The four steps of `request → main → request external → response external → response main` become four logs, **all under one `trace_id`**, told apart by `span_id` + the taxonomy `target`:

| Flow step | Tag |
|-----------|-----|
| request → main service (incoming) | `taxonomyAttrs(Operation.Request, Target.Client)` |
| → request external | `taxonomyAttrs(Operation.Request, Target.External)` |
| ← response external | `taxonomyAttrs(Operation.Response, Target.External)` |
| ← response main service (outgoing) | `taxonomyAttrs(Operation.Response, Target.Client)` |

Then query `where ['attributes.target'] == 'external'` to isolate the external leg, or filter by `trace_id` to read the whole chain in order.

**Zero-code option (NestJS + `@nestjs/axios`):** if the call goes through Nest's `HttpService`, `HttpClientInterceptor.setupInterceptors(httpService)` already logs the outgoing request and response automatically (correlated to their own spans).
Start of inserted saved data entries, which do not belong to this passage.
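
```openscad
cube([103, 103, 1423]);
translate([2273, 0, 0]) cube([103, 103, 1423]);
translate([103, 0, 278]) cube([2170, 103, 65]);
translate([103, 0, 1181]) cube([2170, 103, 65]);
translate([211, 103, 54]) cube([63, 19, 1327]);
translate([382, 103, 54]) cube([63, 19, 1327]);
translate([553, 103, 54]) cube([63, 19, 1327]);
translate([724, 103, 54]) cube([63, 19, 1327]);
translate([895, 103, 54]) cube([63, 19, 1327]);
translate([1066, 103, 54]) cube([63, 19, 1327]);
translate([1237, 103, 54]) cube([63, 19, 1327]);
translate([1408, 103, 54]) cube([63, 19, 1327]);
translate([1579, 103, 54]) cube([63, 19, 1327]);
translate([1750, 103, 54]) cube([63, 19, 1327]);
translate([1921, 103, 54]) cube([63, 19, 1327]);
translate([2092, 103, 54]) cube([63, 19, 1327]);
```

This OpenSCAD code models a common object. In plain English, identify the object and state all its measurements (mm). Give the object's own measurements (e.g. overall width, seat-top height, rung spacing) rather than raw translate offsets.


A fence section. Two 103×103 mm posts, 1423 mm tall, stand on the floor with a clear span of 2170 mm between their inner faces. Two horizontal rails of 103×65 mm section span the gap between the posts with their undersides at z = 278 mm and z = 1181 mm, flush with the posts' −y face. 12 pickets, each 63 mm wide, 19 mm thick and 1327 mm tall, are fixed to the +y face of the rails with their bottoms at z = 54 mm, spaced across the span with a 108 mm gap after the −x post and between neighbouring pickets, with 118 mm left before the +x post.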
It uses fixed `operation: 'http_client_*'` strings rather than the `Operation`/`Target` enums — use the manual pattern above when you want the consistent taxonomy view. See [NESTJS.md](NESTJS.md).
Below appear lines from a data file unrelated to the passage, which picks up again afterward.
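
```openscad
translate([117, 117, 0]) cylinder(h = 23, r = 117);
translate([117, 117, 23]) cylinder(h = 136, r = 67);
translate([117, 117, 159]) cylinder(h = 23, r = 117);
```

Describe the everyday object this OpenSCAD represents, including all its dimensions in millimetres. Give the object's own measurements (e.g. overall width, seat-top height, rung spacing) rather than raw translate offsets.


A spool: two coaxial disc flanges of radius 117 mm and thickness 23 mm, joined by a core cylinder of radius 67 mm and height 136 mm. The lower flange rests on z = 0 and the three cylinders share a vertical axis.


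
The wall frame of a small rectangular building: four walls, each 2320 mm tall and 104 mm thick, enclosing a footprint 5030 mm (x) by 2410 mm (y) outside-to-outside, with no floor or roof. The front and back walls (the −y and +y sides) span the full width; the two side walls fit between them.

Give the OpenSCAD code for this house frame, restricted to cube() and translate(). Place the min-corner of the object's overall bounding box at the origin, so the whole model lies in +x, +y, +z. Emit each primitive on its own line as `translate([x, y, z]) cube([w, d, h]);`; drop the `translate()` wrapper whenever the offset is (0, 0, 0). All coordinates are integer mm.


cube([5030, 104, 2320]);
translate([0, 2306, 0]) cube([5030, 104, 2320]);
translate([0, 104, 0]) cube([104, 2202, 2320]);
translate([4926, 104, 0]) cube([104, 2202, 2320]);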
**Keeping the trace continuous across the boundary:** the pattern above keeps *your* spans in one trace. To make the *external service* join the same trace, propagate `traceparent` — `@opentelemetry/instrumentation-http` injects it automatically for `http`/`https`/`fetch` outbound calls (register + preload), or inject it manually as shown next. Without propagation the external service starts its own trace; your side is still fully logged, just not stitched to theirs.

### Propagation for non-instrumented transports (e.g. GCP Pub/Sub)

When no auto-instrumentation exists (Pub/Sub), propagate the context manually so the trace continues across the boundary:

```typescript
import { context, propagation, trace } from '@opentelemetry/api';

// Publisher: inject the active context into the message attributes
const attrs: Record<string, string> = {};
propagation.inject(context.active(), attrs);
await topic.publishMessage({ json: payload, attributes: attrs });

// Subscriber: extract it and run the handler in that context
const parent = propagation.extract(context.active(), message.attributes ?? {});
context.with(parent, () =>
  trace.getTracer('worker').startActiveSpan('pubsub.process', (span) => {
    // ... handle ...
    span.end();
  }),
);
```

This is the same trace-continuation the queue instrumentations do automatically — done by hand where there's no package for it.